Arriving Home :: Emotions In Meditation
Emotions In Meditation
We've all been there. A feeling arises within the first few minutes of your meditation practice and you already want to get up and move. Whether it's fidgeting, agitation, a known sense of sadness, or feelings of anxiety and stress, any emotional experience that is uncomfortable can make us want to open our eyes and say, "I don't want to feel this right now."
Learning to skillfully work with our emotions through mindfulness can helpUS during meditation and when we encounter strong emotions in the midst of everyday life.
In this 'Arriving Home' we will first discuss the nature of emotions, and then go through best practices to meet our emotions with mindfulness.
The Nature of Emotions
I like to describe emotions as behaving much like the weather. Weather patterns will come in and come out, and then change in the blink of an eye. One moment it will be sunny, and the next it will be gloomy - emotions work in the same exact way. They rise and fall, come and go, bringing bursts of intensity with them - and then in the next moment, they're gone. Until we understand the impermanent nature of emotions, we tend to think our feelings, moods and emotions are permanent because we tend to over-identify with our emotions. In school, we are never taught the basic principles of emotion. How would we know to not let our emotions lay on us like a heavy cloak? How would we know that some emotions are more like tornadoes, destructive and sudden, while others feel like a hefty fog, thick and blanketing, reducing our ability to see?
Mindfully Working With Emotions
Once you understand emotions, it is easier to see them for what they are: currents of energy in motion. With this understanding, you can mindfully work with your emotions so they can pass through you in a healthy way.

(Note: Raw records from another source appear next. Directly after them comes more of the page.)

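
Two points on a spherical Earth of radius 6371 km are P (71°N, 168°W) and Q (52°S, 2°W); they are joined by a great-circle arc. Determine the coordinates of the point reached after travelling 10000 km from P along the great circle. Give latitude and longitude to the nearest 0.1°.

≈ (17.1°N, 15.1°W)

Write both endpoints as unit vectors p₁, p₂ with components (cos φ cos λ, cos φ sin λ, sin φ).
The central angle between the endpoints is δ = arccos(p₁·p₂) ≈ 2.792 rad (160.0°). The total great-circle distance is δ·R ≈ 2.792 × 6371 ≈ 17789 km, so the target fraction is f = 10000/17789 ≈ 0.562.
Interpolate at f ≈ 0.562 with slerp weights a = sin((1−f)δ)/sin δ ≈ 2.745, b = sin(fδ)/sin δ ≈ 2.921.
p = a·p₁ + b·p₂ ≈ (0.923, -0.249, 0.294); φ = arcsin(p_z) ≈ 17.11°, λ = atan2(p_y, p_x) ≈ -15.08°.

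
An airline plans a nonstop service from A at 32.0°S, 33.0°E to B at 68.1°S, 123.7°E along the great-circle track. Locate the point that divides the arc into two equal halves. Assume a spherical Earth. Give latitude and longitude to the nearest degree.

≈ 58°S, 57°E

Convert each endpoint to a unit vector on the sphere (x = cos φ cos λ, y = cos φ sin λ, z = sin φ).
The central angle between the endpoints is δ = arccos(p₁·p₂) ≈ 1.061 rad (60.8°).
Interpolate at f = 1/2 with slerp weights a = sin((1−f)δ)/sin δ ≈ 0.580, b = sin(fδ)/sin δ ≈ 0.580.
p = a·p₁ + b·p₂ ≈ (0.292, 0.448, -0.845); φ = arcsin(p_z) ≈ -57.68°, λ = atan2(p_y, p_x) ≈ 56.85°.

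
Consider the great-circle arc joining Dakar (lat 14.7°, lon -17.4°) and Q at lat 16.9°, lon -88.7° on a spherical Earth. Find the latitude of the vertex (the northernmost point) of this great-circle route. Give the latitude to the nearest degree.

≈ 19°

The great circle lies in the plane with unit normal n̂ = (p₁ × p₂)/|p₁ × p₂|.
Here n̂_z ≈ -0.944; the vertex latitude is φ_max = arccos|n̂_z| ≈ 19.3°.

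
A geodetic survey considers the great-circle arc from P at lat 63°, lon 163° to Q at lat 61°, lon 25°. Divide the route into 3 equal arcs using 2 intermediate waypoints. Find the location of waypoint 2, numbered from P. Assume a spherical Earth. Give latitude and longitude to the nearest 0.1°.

From cos δ = sin φ₁ sin φ₂ + cos φ₁ cos φ₂ cos Δλ, the central angle is δ ≈ 0.907 rad (52.0°).
Interpolate at f = 2/3 with slerp weights a = sin((1−f)δ)/sin δ ≈ 0.378, b = sin(fδ)/sin δ ≈ 0.722.
p = a·p₁ + b·p₂ ≈ (0.153, 0.198, 0.968); φ = arcsin(p_z) ≈ 75.51°, λ = atan2(p_y, p_x) ≈ 52.31°.

≈ lat 75.5°, lon 52.3°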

RAIN Meditation is a practice for mindfulness of emotions. RAIN is an acronym for Recognize, Allow, Investigate, and Not-Identify/Nurture. Below we will walk through the meditation so you can practice it on your own as pleasant or unpleasant emotions arise.
As an emotion arises in meditation, we often can't help but notice. To bring mindfulness to your emotional experience you first want to recognize what the emotion actually is. You want to name it, label it and call it out for what it is. Once you name the emotion, you bring your mindful awareness to it and are instantly not so entangled in the emotion. Once you name the emotion, it is much easier to say "Oh I have anger. Or anger is here" instead of "I am angry." This makes a big difference.

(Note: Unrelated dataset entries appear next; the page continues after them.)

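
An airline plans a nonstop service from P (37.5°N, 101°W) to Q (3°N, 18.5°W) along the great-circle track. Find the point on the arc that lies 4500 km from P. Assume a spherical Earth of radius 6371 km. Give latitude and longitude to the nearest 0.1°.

≈ (26.3°N, 54.6°W)

The haversine formula gives a central angle δ ≈ 1.435 rad (82.2°) between the endpoints. The total great-circle distance is δ·R ≈ 1.435 × 6371 ≈ 9143 km, so the target fraction is f = 4500/9143 ≈ 0.492.
Interpolate at f ≈ 0.492 with slerp weights a = sin((1−f)δ)/sin δ ≈ 0.672, b = sin(fδ)/sin δ ≈ 0.655.
p = a·p₁ + b·p₂ ≈ (0.519, -0.731, 0.443); φ = arcsin(p_z) ≈ 26.32°, λ = atan2(p_y, p_x) ≈ -54.65°.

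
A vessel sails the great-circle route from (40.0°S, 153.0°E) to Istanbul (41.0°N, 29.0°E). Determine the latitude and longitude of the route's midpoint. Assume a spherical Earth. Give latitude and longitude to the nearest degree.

Write both endpoints as unit vectors p₁, p₂ with components (cos φ cos λ, cos φ sin λ, sin φ).
The central angle between the endpoints is δ = arccos(p₁·p₂) ≈ 2.411 rad (138.2°).
Interpolate at f = 1/2 with slerp weights a = sin((1−f)δ)/sin δ ≈ 1.400, b = sin(fδ)/sin δ ≈ 1.400.
p = a·p₁ + b·p₂ ≈ (-0.031, 0.999, 0.019); φ = arcsin(p_z) ≈ 1.06°, λ = atan2(p_y, p_x) ≈ 91.80°.

≈ (1°N, 92°E)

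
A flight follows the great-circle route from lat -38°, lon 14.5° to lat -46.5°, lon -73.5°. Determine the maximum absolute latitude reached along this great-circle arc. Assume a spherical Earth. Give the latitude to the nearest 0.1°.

The great circle lies in the plane with unit normal n̂ = (p₁ × p₂)/|p₁ × p₂|.
Here n̂_z ≈ -0.613; the vertex latitude is φ_max = arccos|n̂_z| ≈ 52.2°.
Check via Clairaut: cos φ_max = |cos φ₁| · sin C = cos(38.0°)·sin(129.0°) ≈ 0.613, again giving ≈ 52.2°.

≈ -52.2°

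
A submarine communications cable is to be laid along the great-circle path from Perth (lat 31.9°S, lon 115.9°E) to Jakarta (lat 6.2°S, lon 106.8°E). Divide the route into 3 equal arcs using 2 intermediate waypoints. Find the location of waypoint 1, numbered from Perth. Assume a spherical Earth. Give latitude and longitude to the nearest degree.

Convert each endpoint to a unit vector on the sphere (x = cos φ cos λ, y = cos φ sin λ, z = sin φ).
The central angle between the endpoints is δ = arccos(p₁·p₂) ≈ 0.472 rad (27.1°).
Interpolate at f = 1/3 with slerp weights a = sin((1−f)δ)/sin δ ≈ 0.681, b = sin(fδ)/sin δ ≈ 0.345.
p = a·p₁ + b·p₂ ≈ (-0.351, 0.848, -0.397); φ = arcsin(p_z) ≈ -23.39°, λ = atan2(p_y, p_x) ≈ 112.52°.

≈ lat 23°S, lon 113°E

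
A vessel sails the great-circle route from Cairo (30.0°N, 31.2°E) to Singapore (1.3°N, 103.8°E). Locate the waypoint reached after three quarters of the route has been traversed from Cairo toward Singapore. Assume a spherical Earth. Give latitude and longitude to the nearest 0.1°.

≈ 10.7°N, 87.6°E

Convert each endpoint to a unit vector on the sphere (x = cos φ cos λ, y = cos φ sin λ, z = sin φ).
The central angle between the endpoints is δ = arccos(p₁·p₂) ≈ 1.297 rad (74.3°).
Interpolate at f = 3/4 with slerp weights a = sin((1−f)δ)/sin δ ≈ 0.331, b = sin(fδ)/sin δ ≈ 0.858.
p = a·p₁ + b·p₂ ≈ (0.040, 0.982, 0.185); φ = arcsin(p_z) ≈ 10.66°, λ = atan2(p_y, p_x) ≈ 87.64°.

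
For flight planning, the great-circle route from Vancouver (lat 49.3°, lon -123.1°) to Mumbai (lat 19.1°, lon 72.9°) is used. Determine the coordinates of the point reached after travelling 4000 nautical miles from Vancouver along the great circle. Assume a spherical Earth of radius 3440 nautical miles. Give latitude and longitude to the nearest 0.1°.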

- After you have named your emotion, the next step is to face it. This is mindfulness in action: learning to be with what is, in a non-judgmental way! Often we resist our emotions, especially if they are unpleasant, or we wish them away and want them never return. When practicing mindfulness of emotions, we learn not to turn away, but to allow them to be there.
- Once you have allowed the emotion to be, we then turn towards it. Mindful investigation of your emotions is the practice of observing how the emotional experience is affecting you in your body, heart and mind. Bring your mindful attention to where the emotion is living in the body first. If you are feeling anxious, you may feel tightness in your chest or tension in your jaw. If you are feeling joy, you may feel warmth in your heart and lightness in your body. Notice the physical expressions of your feeling in your body and notice your state of mind. Is the mind anxious or relaxed? At ease or fearful? Be your own inner-scientist when investigating your emotions.
N: Not-Identify & Nurture
This last step of RAIN is where we learn to let go and to transform our emotions in a healthy way. The beauty is if you have already gone through the first three steps of RAIN you have already done the first part of N, Not-Identify. After you name your emotion, you lessen your identification with it. Once you let your emotion be there, you are softening its charge and separating yourself from it. Through investigation, you see it for what it is, another changing emotion that is here for now, not forever.

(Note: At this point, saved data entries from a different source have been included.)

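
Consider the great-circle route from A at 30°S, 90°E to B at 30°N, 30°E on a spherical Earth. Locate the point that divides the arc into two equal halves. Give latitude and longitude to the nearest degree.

Convert each endpoint to a unit vector on the sphere (x = cos φ cos λ, y = cos φ sin λ, z = sin φ).
The central angle between the endpoints is δ = arccos(p₁·p₂) ≈ 1.445 rad (82.8°).
Interpolate at f = 1/2 with slerp weights a = sin((1−f)δ)/sin δ ≈ 0.667, b = sin(fδ)/sin δ ≈ 0.667.
p = a·p₁ + b·p₂ ≈ (0.500, 0.866, 0.000); φ = arcsin(p_z) ≈ 0.00°, λ = atan2(p_y, p_x) ≈ 60.00°.

≈ 0°N, 60°E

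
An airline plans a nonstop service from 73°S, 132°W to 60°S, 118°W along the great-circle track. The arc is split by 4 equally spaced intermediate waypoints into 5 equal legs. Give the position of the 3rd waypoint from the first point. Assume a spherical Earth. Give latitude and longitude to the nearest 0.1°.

≈ 65.3°S, 121.9°W

Convert each endpoint to a unit vector on the sphere (x = cos φ cos λ, y = cos φ sin λ, z = sin φ).
The central angle between the endpoints is δ = arccos(p₁·p₂) ≈ 0.245 rad (14.1°).
Interpolate at f = 3/5 with slerp weights a = sin((1−f)δ)/sin δ ≈ 0.403, b = sin(fδ)/sin δ ≈ 0.604.
p = a·p₁ + b·p₂ ≈ (-0.221, -0.354, -0.909); φ = arcsin(p_z) ≈ -65.33°, λ = atan2(p_y, p_x) ≈ -121.92°.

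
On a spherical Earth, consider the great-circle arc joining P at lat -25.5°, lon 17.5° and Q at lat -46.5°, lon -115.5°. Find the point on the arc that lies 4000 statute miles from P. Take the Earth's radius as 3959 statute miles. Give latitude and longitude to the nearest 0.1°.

≈ lat -62.6°, lon -51.4°

Convert each endpoint to a unit vector on the sphere (x = cos φ cos λ, y = cos φ sin λ, z = sin φ).
The central angle between the endpoints is δ = arccos(p₁·p₂) ≈ 1.682 rad (96.4°). The total great-circle distance is δ·R ≈ 1.682 × 3959 ≈ 6661 mi, so the target fraction is f = 4000/6661 ≈ 0.601.
Interpolate at f ≈ 0.601 with slerp weights a = sin((1−f)δ)/sin δ ≈ 0.627, b = sin(fδ)/sin δ ≈ 0.852.
p = a·p₁ + b·p₂ ≈ (0.287, -0.359, -0.888); φ = arcsin(p_z) ≈ -62.62°, λ = atan2(p_y, p_x) ≈ -51.42°.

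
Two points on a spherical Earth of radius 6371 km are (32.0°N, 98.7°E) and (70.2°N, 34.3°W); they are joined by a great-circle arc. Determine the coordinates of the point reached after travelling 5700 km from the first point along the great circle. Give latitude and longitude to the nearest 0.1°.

≈ (76.0°N, 41.7°E)

From cos δ = sin φ₁ sin φ₂ + cos φ₁ cos φ₂ cos Δλ, the central angle is δ ≈ 1.263 rad (72.4°). The total great-circle distance is δ·R ≈ 1.263 × 6371 ≈ 8048 km, so the target fraction is f = 5700/8048 ≈ 0.708.
Interpolate at f ≈ 0.708 with slerp weights a = sin((1−f)δ)/sin δ ≈ 0.378, b = sin(fδ)/sin δ ≈ 0.818.
p = a·p₁ + b·p₂ ≈ (0.181, 0.161, 0.970); φ = arcsin(p_z) ≈ 76.01°, λ = atan2(p_y, p_x) ≈ 41.68°.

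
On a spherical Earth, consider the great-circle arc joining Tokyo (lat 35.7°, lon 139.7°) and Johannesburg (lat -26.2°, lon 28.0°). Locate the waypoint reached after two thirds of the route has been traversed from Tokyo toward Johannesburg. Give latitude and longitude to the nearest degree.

≈ lat -4°, lon 63°

From cos δ = sin φ₁ sin φ₂ + cos φ₁ cos φ₂ cos Δλ, the central angle is δ ≈ 2.126 rad (121.8°).
Interpolate at f = 2/3 with slerp weights a = sin((1−f)δ)/sin δ ≈ 0.766, b = sin(fδ)/sin δ ≈ 1.163.
p = a·p₁ + b·p₂ ≈ (0.447, 0.892, -0.067); φ = arcsin(p_z) ≈ -3.81°, λ = atan2(p_y, p_x) ≈ 63.39°.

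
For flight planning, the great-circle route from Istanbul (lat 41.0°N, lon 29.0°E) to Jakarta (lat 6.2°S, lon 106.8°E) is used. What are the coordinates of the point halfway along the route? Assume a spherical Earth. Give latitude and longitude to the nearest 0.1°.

≈ lat 21.8°N, lon 74.2°E

Convert each endpoint to a unit vector on the sphere (x = cos φ cos λ, y = cos φ sin λ, z = sin φ).
The central angle between the endpoints is δ = arccos(p₁·p₂) ≈ 1.483 rad (85.0°).
Interpolate at f = 1/2 with slerp weights a = sin((1−f)δ)/sin δ ≈ 0.678, b = sin(fδ)/sin δ ≈ 0.678.
p = a·p₁ + b·p₂ ≈ (0.253, 0.893, 0.372); φ = arcsin(p_z) ≈ 21.81°, λ = atan2(p_y, p_x) ≈ 74.20°.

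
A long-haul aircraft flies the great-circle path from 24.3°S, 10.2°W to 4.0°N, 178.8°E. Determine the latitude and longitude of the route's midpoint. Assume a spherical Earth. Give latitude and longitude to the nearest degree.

≈ 63°S, 126°W

From cos δ = sin φ₁ sin φ₂ + cos φ₁ cos φ₂ cos Δλ, the central angle is δ ≈ 2.756 rad (157.9°).
Interpolate at f = 1/2 with slerp weights a = sin((1−f)δ)/sin δ ≈ 2.612, b = sin(fδ)/sin δ ≈ 2.612.
p = a·p₁ + b·p₂ ≈ (-0.262, -0.367, -0.893); φ = arcsin(p_z) ≈ -63.20°, λ = atan2(p_y, p_x) ≈ -125.53°.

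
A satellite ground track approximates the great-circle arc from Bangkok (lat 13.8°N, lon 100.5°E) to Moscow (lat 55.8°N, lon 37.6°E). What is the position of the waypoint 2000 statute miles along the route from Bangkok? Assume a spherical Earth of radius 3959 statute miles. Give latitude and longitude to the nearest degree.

≈ lat 37°N, lon 81°E

Convert each endpoint to a unit vector on the sphere (x = cos φ cos λ, y = cos φ sin λ, z = sin φ).
The central angle between the endpoints is δ = arccos(p₁·p₂) ≈ 1.109 rad (63.5°). The total great-circle distance is δ·R ≈ 1.109 × 3959 ≈ 4389 mi, so the target fraction is f = 2000/4389 ≈ 0.456.
Interpolate at f ≈ 0.456 with slerp weights a = sin((1−f)δ)/sin δ ≈ 0.634, b = sin(fδ)/sin δ ≈ 0.541.
p = a·p₁ + b·p₂ ≈ (0.129, 0.791, 0.598); φ = arcsin(p_z) ≈ 36.76°, λ = atan2(p_y, p_x) ≈ 80.76°.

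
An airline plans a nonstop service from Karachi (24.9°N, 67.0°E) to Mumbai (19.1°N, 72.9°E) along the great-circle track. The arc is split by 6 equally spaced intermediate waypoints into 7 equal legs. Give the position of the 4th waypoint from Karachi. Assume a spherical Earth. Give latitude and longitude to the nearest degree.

Write both endpoints as unit vectors p₁, p₂ with components (cos φ cos λ, cos φ sin λ, sin φ).
The central angle between the endpoints is δ = arccos(p₁·p₂) ≈ 0.139 rad (8.0°).
Interpolate at f = 4/7 with slerp weights a = sin((1−f)δ)/sin δ ≈ 0.430, b = sin(fδ)/sin δ ≈ 0.573.
p = a·p₁ + b·p₂ ≈ (0.311, 0.876, 0.368); φ = arcsin(p_z) ≈ 21.61°, λ = atan2(p_y, p_x) ≈ 70.43°.

≈ (22°N, 70°E)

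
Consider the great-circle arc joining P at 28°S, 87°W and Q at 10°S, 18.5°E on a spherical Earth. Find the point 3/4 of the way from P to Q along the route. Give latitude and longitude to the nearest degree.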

Then comes the second part of N which is Nurture. Once you have not-identified, you apply the healing balm of compassion to it. Through kind understanding, sincere empathy and compassion, your emotion will let go and transform over time.
You can practice RAIN Meditation during your meditation practice, more formally as a meditation in itself and also on the spot as emotions arise in the moment during the day.
May you learn to meet your emotions with ease, care and compassion.